What are the highlights of the opinions? First, Ibrahim was reflective and contrite about some decisions he has made including his perspectives on 74 years. He sought to clarify the conflict of interest generally and in this case. He disagreed that “necessity” requires them to sit. To him, public interest, integrity, justice and the judicial oath were key in delivering justice.
Justice Wanjala clarified the CJ’s administrative role vis-a-vis other judges. And that Justice Njoki’s decision was irregular partly because she set hearing dates which is the CJ’s function in consultation with the Registrar under the Supreme Court Act. He recused himself since he had participated in the JSC committee that made the decision to implement the constitutional retirement age.
CJ Mutunga was clear on what he called the CJ’s “monarchical” powers but which had been checked by powers of the President of the Court of Appeal and the Principal Judge of the High Court. Checks also applied to individual judges.

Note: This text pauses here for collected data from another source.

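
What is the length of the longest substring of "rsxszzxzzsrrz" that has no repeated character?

add r: [r] len 1
add s: [r, s] len 2
add x: [r, s, x] len 3
add s (repeat s, move left end past it): [x, s] len 2
add z: [x, s, z] len 3
add z (repeat z, move left end past it): [z] len 1
add x: [z, x] len 2
add z (repeat z, move left end past it): [x, z] len 2
add z (repeat z, move left end past it): [z] len 1
add s: [z, s] len 2
add r: [z, s, r] len 3
add r (repeat r, move left end past it): [r] len 1
add z: [r, z] len 2
Longest all-distinct length: 3.

3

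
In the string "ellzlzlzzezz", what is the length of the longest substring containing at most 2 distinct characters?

[e] 1 distinct, len 1
[e, l] 2 distinct, len 2
[e, l, l] 2 distinct, len 3
[l, l, z] 2 distinct, len 3
[l, l, z, l] 2 distinct, len 4
[l, l, z, l, z] 2 distinct, len 5
[l, l, z, l, z, l] 2 distinct, len 6
[l, l, z, l, z, l, z] 2 distinct, len 7
[l, l, z, l, z, l, z, z] 2 distinct, len 8
[z, z, e] 2 distinct, len 3
[z, z, e, z] 2 distinct, len 4
[z, z, e, z, z] 2 distinct, len 5
Longest length with ≤2 distinct: 8.

8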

He insisted that it was right for him to bring forward the inter-party hearing by constituting the five-judge bench to hear the matter. Rawal had actually moved to Njoki with lightning speed claiming urgency but Rawal and Tunoi who sit in the Supreme Court were now unhappy with a date earlier than Njoki’s June 24. He was “baffled”. It was also the CJ’s opinion that the national values and principles of good governance, integrity, accountability and transparency must be the guiding principles of the Judiciary.
He expressed middle-ground opinion on disqualification or recusal and on other issues. Pragmatism? Reaching out to both sides of the bench? Ojwang and Njoki largely dealt with issues in a doctrinal, general and contrived manner.
They opined that Njoki had the power to hear the Rawal application alone and that the CJ had no power to countermand her decision.
Njoki agreed. And that the five-judge bench was competent. That JSC will always have two Supreme Court Judges and will continue to be a litigant. That it cannot be right that the Supreme Court cannot in any case hear JSC matters.Sometimes the facts or the law were manipulated especially by Njoki. She focused on the Supreme Court Act to justify her one-judge decision rather than Article 163(2), which requires five judges for any “proceedings”.
To her, those were not proceedings. Both were emotional and temperamental. Njoki changed from calm, to smiling, to anger. Ojwang started off collected but appeared angry most of the time.
Though less angry than during argument by JSC lawyers and Mr Okiya Omtata, the interested party and the applicant whose preliminary objections were key. Both have never shown keen activism, interest or emotions for justice, for instance, in the Presidential election petition of Raila v. IEBC.
Such petitioners could also be called “ordinary” litigants facing a State agency, yet the two were super litigants. They took most of the court’s six or so hours. Remarkably, the case of Mukisa Biscuits was applied discriminatively by the two judges to throw out Omtata’s preliminary objections, claiming he had emphasised contested facts.
Yet the retiring judges’ objections were not subjected to the same test. This was a procedural technicality that under Article 159, should not bar a litigant’s quest for justice.
Significantly, there was better judicial, administrative and intellectual leadership from the CJ. Kenyans won a fight for the rule of law, justice and constitutional democracy.
Kenyans should fight on as they can only lose oppression, impunity, exploitation, corruption and tribal exclusion.